Can anyone see where I'm going wrong?


Solution

  • The reason for the error is that line and eol are defined as normal class field vals, but they are used in lines before their definition. The code that assigns values to class fields is executed sequentially in the constructor, and line and eol are both still null, when lines is being assigned.

    To solve this define line and eol as lazy vals or defs, or just put them before lines in the code.


    The parser itself also has some problems. By default Scala parsers automatically ignore all whitespace, including EOLs. Considering that regexp .* without any flags does not include EOLs, line naturally means "the whole line until the line break", so you don't have to analyze EOLs at all.

    Secondly, the lines parser as defined is greedy.
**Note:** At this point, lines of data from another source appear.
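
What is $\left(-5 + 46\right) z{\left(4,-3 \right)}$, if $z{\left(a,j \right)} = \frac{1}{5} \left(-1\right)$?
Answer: $- \frac{41}{5} \approx -8.2$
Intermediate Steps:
$z{\left(a,j \right)} = - \frac{1}{5}$ ($z{\left(a,j \right)} = \frac{1}{5} \left(-1\right) = - \frac{1}{5}$)
$\left(-5 + 46\right) z{\left(4,-3 \right)} = \left(-5 + 46\right) \left(- \frac{1}{5}\right) = 41 \left(- \frac{1}{5}\right) = - \frac{41}{5}$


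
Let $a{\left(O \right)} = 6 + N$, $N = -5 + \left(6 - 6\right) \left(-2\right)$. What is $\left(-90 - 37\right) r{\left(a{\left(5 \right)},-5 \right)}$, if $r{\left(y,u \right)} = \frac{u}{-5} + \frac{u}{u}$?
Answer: $-254$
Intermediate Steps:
$N = -5$ ($N = -5 + \left(6 - 6\right) \left(-2\right) = -5 + 0 \left(-2\right) = -5 + 0 = -5$)
$a{\left(O \right)} = 1$ ($a{\left(O \right)} = 6 - 5 = 1$)
$r{\left(y,u \right)} = 1 - \frac{u}{5}$ ($r{\left(y,u \right)} = u \left(- \frac{1}{5}\right) + 1 = - \frac{u}{5} + 1 = 1 - \frac{u}{5}$)
$\left(-90 - 37\right) r{\left(a{\left(5 \right)},-5 \right)} = \left(-90 - 37\right) \left(1 - -1\right) = - 127 \left(1 + 1\right) = \left(-127\right) 2 = -254$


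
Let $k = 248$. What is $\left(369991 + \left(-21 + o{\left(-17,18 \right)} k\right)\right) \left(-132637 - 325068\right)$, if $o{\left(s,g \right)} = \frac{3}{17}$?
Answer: $- \frac{2879071552970}{17} \approx -1.6936 \cdot 10^{11}$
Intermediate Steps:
$o{\left(s,g \right)} = \frac{3}{17}$ ($o{\left(s,g \right)} = 3 \cdot \frac{1}{17} = \frac{3}{17}$)
$\left(369991 + \left(-21 + o{\left(-17,18 \right)} k\right)\right) \left(-132637 - 325068\right) = \left(369991 + \left(-21 + \frac{3}{17} \cdot 248\right)\right) \left(-132637 - 325068\right) = \left(369991 + \left(-21 + \frac{744}{17}\right)\right) \left(-457705\right) = \left(369991 + \frac{387}{17}\right) \left(-457705\right) = \frac{6290234}{17} \left(-457705\right) = - \frac{2879071552970}{17}$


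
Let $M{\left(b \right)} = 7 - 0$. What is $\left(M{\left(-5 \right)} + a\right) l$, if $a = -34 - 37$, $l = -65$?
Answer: $4160$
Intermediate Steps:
$M{\left(b \right)} = 7$ ($M{\left(b \right)} = 7 + 0 = 7$)
$a = -71$ ($a = -34 - 37 = -71$)
$\left(M{\left(-5 \right)} + a\right) l = \left(7 - 71\right) \left(-65\right) = \left(-64\right) \left(-65\right) = 4160$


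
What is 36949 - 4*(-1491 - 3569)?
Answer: 57189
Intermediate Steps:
36949 - 4*(-1491 - 3569) = 36949 - 4*(-5060) = 36949 + 20240 = 57189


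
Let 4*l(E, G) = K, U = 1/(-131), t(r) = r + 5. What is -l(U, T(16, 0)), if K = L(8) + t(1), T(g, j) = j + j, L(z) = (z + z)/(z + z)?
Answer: -7/4 ≈ -1.7500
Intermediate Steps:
t(r) = 5 + r
L(z) = 1 (L(z) = (2*z)/((2*z)) = (2*z)*(1/(2*z)) = 1)
T(g, j) = 2*j
U = -1/131 ≈ -0.0076336
K = 7 (K = 1 + (5 + 1) = 1 + 6 = 7)
l(E, G) = 7/4 (l(E, G) = (1/4)*7 = 7/4)
-l(U, T(16, 0)) = -1*7/4 = -7/4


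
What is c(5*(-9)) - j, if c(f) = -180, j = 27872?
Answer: -28052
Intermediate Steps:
c(5*(-9)) - j = -180 - 1*27872 = -180 - 27872 = -28052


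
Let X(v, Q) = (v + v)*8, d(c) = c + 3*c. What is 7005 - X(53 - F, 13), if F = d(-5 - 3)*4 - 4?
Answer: 4045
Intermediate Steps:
d(c) = 4*c
F = -132 (F = (4*(-5 - 3))*4 - 4 = (4*(-8))*4 - 4 = -32*4 - 4 = -128 - 4 = -132)
X(v, Q) = 16*v (X(v, Q) = (2*v)*8 = 16*v)
7005 - X(53 - F, 13) = 7005 - 16*(53 - 1*(-132)) = 7005 - 16*(53 + 132) = 7005 - 16*185 = 7005 - 1*2960 = 7005 - 2960 = 4045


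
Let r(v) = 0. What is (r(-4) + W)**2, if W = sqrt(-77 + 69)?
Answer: -8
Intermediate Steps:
W = 2*I*sqrt(2) (W = sqrt(-8) = 2*I*sqrt(2) ≈ 2.8284*I)
(r(-4) + W)**2 = (0 + 2*I*sqrt(2))**2 = (2*I*sqrt(2))**2 = -8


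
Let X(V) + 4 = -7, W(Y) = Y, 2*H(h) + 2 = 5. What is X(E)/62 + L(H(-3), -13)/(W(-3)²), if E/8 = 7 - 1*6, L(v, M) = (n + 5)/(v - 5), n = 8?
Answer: -2305/3906 ≈ -0.59012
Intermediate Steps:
H(h) = 3/2 (H(h) = -1 + (½)*5 = -1 + 5/2 = 3/2)
L(v, M) = 13/(-5 + v) (L(v, M) = (8 + 5)/(v - 5) = 13/(-5 + v))
E = 8 (E = 8*(7 - 1*6) = 8*(7 - 6) = 8*1 = 8)
X(V) = -11 (X(V) = -4 - 7 = -11)
X(E)/62 + L(H(-3), -13)/(W(-3)²) = -11/62 + (13/(-5 + 3/2))/((-3)²) = -11*1/62 + (13/(-7/2))/9 = -11/62 + (13*(-2/7))*(⅑) = -11/62 - 26/7*⅑ = -11/62 - 26/63 = -2305/3906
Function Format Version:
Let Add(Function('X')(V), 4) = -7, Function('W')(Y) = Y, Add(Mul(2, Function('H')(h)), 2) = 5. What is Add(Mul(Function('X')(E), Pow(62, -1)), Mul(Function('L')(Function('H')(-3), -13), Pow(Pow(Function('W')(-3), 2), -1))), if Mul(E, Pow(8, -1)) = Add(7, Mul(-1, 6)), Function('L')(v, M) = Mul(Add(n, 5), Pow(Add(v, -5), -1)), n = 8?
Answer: Rational(-2305, 3906) ≈ -0.59012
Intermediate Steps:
Function('H')(h) = Rational(3, 2) (Function('H')(h) = Add(-1, Mul(Rational(1, 2), 5)) = Add(-1, Rational(5, 2)) = Rational(3, 2))
Function('L')(v, M) = Mul(13, Pow(Add(-5, v), -1)) (Function('L')(v, M) = Mul(Add(8, 5), Pow(Add(v, -5), -1)) = Mul(13, Pow(Add(-5, v), -1)))
E = 8 (E = Mul(8, Add(7, Mul(-1, 6))) = Mul(8, Add(7, -6)) = Mul(8, 1) = 8)
Function('X')(V) = -11 (Function('X')(V) = Add(-4, -7) = -11)
Add(Mul(Function('X')(E), Pow(62, -1)), Mul(Function('L')(Function('H')(-3), -13), Pow(Pow(Function('W')(-3), 2), -1))) = Add(Mul(-11, Pow(62, -1)), Mul(Mul(13, Pow(Add(-5, Rational(3, 2)), -1)), Pow(Pow(-3, 2), -1))) = Add(Mul(-11, Rational(1, 62)), Mul(Mul(13, Pow(Rational(-7, 2), -1)), Pow(9, -1))) = Add(Rational(-11, 62), Mul(Mul(13, Rational(-2, 7)), Rational(1, 9))) = Add(Rational(-11, 62), Mul(Rational(-26, 7), Rational(1, 9))) = Add(Rational(-11, 62), Rational(-26, 63)) = Rational(-2305, 3906)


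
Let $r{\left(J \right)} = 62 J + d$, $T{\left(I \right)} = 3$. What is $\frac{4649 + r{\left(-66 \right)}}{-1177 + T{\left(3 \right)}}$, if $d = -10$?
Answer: $- \frac{547}{1174} \approx -0.46593$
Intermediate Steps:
$r{\left(J \right)} = -10 + 62 J$ ($r{\left(J \right)} = 62 J - 10 = -10 + 62 J$)
$\frac{4649 + r{\left(-66 \right)}}{-1177 + T{\left(3 \right)}} = \frac{4649 + \left(-10 + 62 \left(-66\right)\right)}{-1177 + 3} = \frac{4649 - 4102}{-1174} = \left(4649 - 4102\right) \left(- \frac{1}{1174}\right) = 547 \left(- \frac{1}{1174}\right) = - \frac{547}{1174}$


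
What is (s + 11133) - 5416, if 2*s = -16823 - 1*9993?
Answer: -7691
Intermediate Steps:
s = -13408 (s = (-16823 - 1*9993)/2 = (-16823 - 9993)/2 = (1/2)*(-26816) = -13408)
(s + 11133) - 5416 = (-13408 + 11133) - 5416 = -2275 - 5416 = -7691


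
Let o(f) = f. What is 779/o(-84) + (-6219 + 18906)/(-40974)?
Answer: -5497409/573636 ≈ -9.5835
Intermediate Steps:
779/o(-84) + (-6219 + 18906)/(-40974) = 779/(-84) + (-6219 + 18906)/(-40974) = 779*(-1/84) + 12687*(-1/40974) = -779/84 - 4229/13658 = -5497409/573636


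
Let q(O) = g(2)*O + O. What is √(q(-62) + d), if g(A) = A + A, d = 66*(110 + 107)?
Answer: 2*√3503 ≈ 118.37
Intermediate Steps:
d = 14322 (d = 66*217 = 14322)
g(A) = 2*A
q(O) = 5*O (q(O) = (2*2)*O + O = 4*O + O = 5*O)
√(q(-62) + d) = √(5*(-62) + 14322) = √(-310 + 14322) = √14012 = 2*√3503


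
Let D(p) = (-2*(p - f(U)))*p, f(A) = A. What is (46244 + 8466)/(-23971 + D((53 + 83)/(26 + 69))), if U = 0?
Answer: -493757750/216375267 ≈ -2.2820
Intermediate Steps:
D(p) = -2*p² (D(p) = (-2*(p - 1*0))*p = (-2*(p + 0))*p = (-2*p)*p = -2*p²)
(46244 + 8466)/(-23971 + D((53 + 83)/(26 + 69))) = (46244 + 8466)/(-23971 - 2*(53 + 83)²/(26 + 69)²) = 54710/(-23971 - 2*(136/95)²) = 54710/(-23971 - 2*18496/9025) = 54710/(-23971 - 36992/9025) = 54710/(-216375267/9025) = 54710*(-9025/216375267) = -493757750/216375267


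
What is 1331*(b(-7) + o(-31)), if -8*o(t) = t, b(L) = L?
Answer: -33275/8 ≈ -4159.4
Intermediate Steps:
o(t) = -t/8
1331*(b(-7) + o(-31)) = 1331*(-7 - ⅛*(-31)) = 1331*(-7 + 31/8) = 1331*(-25/8) = -33275/8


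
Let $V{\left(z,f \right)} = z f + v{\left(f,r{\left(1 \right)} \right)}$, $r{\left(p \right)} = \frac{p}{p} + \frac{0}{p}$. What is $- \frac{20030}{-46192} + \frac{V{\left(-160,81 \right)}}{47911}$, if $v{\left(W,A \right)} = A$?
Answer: $\frac{180527601}{1106552456} \approx 0.16314$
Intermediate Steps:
$r{\left(p \right)} = 1$ ($r{\left(p \right)} = 1 + 0 = 1$)
$V{\left(z,f \right)} = 1 + f z$ ($V{\left(z,f \right)} = z f + 1 = f z + 1 = 1 + f z$)
$- \frac{20030}{-46192} + \frac{V{\left(-160,81 \right)}}{47911} = - \frac{20030}{-46192} + \frac{1 + 81 \left(-160\right)}{47911} = \left(-20030\right) \left(- \frac{1}{46192}\right) + \left(1 - 12960\right) \frac{1}{47911} = \frac{10015}{23096} - \frac{12959}{47911} = \frac{180527601}{1106552456}$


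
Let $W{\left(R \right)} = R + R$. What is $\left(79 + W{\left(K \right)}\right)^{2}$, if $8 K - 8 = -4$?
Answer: $6400$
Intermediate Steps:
$K = \frac{1}{2}$ ($K = 1 + \frac{1}{8} \left(-4\right) = 1 - \frac{1}{2} = \frac{1}{2} \approx 0.5$)
$W{\left(R \right)} = 2 R$
$\left(79 + W{\left(K \right)}\right)^{2} = \left(79 + 2 \cdot \frac{1}{2}\right)^{2} = \left(79 + 1\right)^{2} = 80^{2} = 6400$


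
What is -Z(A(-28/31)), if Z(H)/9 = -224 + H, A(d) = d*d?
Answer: 1930320/961 ≈ 2008.7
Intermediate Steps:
A(d) = d**2
Z(H) = -2016 + 9*H (Z(H) = 9*(-224 + H) = -2016 + 9*H)
-Z(A(-28/31)) = -(-2016 + 9*(-28/31)**2) = -(-2016 + 9*(784/961)) = -(-2016 + 7056/961) = -1*(-1930320/961) = 1930320/961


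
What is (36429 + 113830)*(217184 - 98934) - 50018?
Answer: 17768076732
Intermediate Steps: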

It will happily consume everything including the final ##. To make it stop before end you can, for example, use the not combinator.

    With all the changes, the parser looks like this:

    object MyParser extends RegexParsers {
      val begin: Parser[String] = "BEGIN"
      val line: Parser[String] = """.+""".r
      val lines: Parser[Seq[String]] =  rep(not(end) ~> line)
      val end: Parser[String] = "##"
    
      val document: Parser[Seq[String]] =
        begin ~> lines <~ end
    }
    

    You may also override the behaviour of skipping the whitespace, and analyze all whitespace manually. This includes the whitespace after BEGIN and after the ##:

    object MyParser extends RegexParsers {
      override def skipWhitespace = false
    
      val eol: Parser[Any] = "\n" | "\r\n" | "\r"
      val begin: Parser[String] = "BEGIN" <~ eol
      val line: Parser[String] = """.*""".r
      val lines: Parser[Seq[String]] =  rep(not(end) ~> line <~ eol)
      val end: Parser[String] = "##"
    
      val document: Parser[Seq[String]] =
        begin ~> lines <~ end <~ whiteSpace
    
    }
    

    Note, that line is defined as .* instead of .+ here. Like this the parser won't fail if there're any empty lines in the input.